General characteristics
- Tons burthen: 9657⁄94 (bm)
- Length: 68 ft 1+1⁄2 in (20.8 m) (gundeck)
- Beam: 13 ft 1+1⁄2 in (4.0 m)
- Draught: 4 ft 10 in (1.5 m)
- Sail plan: Lugger
- Complement: 30
- Armament: 1 × 24-pounder gun + 1 × 13-inch mortar + 4 swivel guns

= French gun vessel Bombarde (1800 ship) =

The French gun vessel Bombarde was probably built around 1800, captured her in January 1801.

== Design ==
The "Bombardes", or "Bateaux-bombardiers", were 50-tonne boats designed by Pierre-Alexandre Forfait and Joseph Muskein and built by engineers such as Fouache. They were originally gunboats ("bateaux-canonniers"), modified during their construction to carry heavy mortars. Such ships were launched from 1797 to 1802. They were armed with a 12-inch mortar and propelled by three masts and 14 lines of rowers.

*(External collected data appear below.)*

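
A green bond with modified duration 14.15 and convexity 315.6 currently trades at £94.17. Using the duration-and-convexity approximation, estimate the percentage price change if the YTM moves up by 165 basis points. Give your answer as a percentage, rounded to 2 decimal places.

Duration effect: -D_mod·Δy = -14.15 × (+0.0165) = -0.233475
Convexity effect: ½·C·(Δy)² = 0.5 × 315.6 × (0.0165)² = +0.04296105
ΔP/P ≈ -0.233475 + 0.04296105 = -0.19051395
= -19.051395%.

-19.05%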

After N°69 was captured, the British described her as "curiously constructed", in that she was essentially a shallow-draft, lugger-rigged raft. (Note: French sources give her the number "73".) She could readily carry 150 soldiers. Furthermore, her gangways were broad, fortified, and built over ammunition cases. She was one of some 200 vessels that the French had massed at Havre for the planned invasion of Britain, and which had been sitting there for two years.

== Career ==
On 10 January 1801, (Note: French sources say 8 January.) Boadicea captured Bombarde, which had been sailing from Havre to Brest. Bombarde was at Chenal du Four, under the command of Ensign Debegrue, when three boats captured her. Bombarde arrived in Plymouth six days later.

She was advertised for sale in April 1801. The description refers to her as being French-built, square-sterned, and almost new.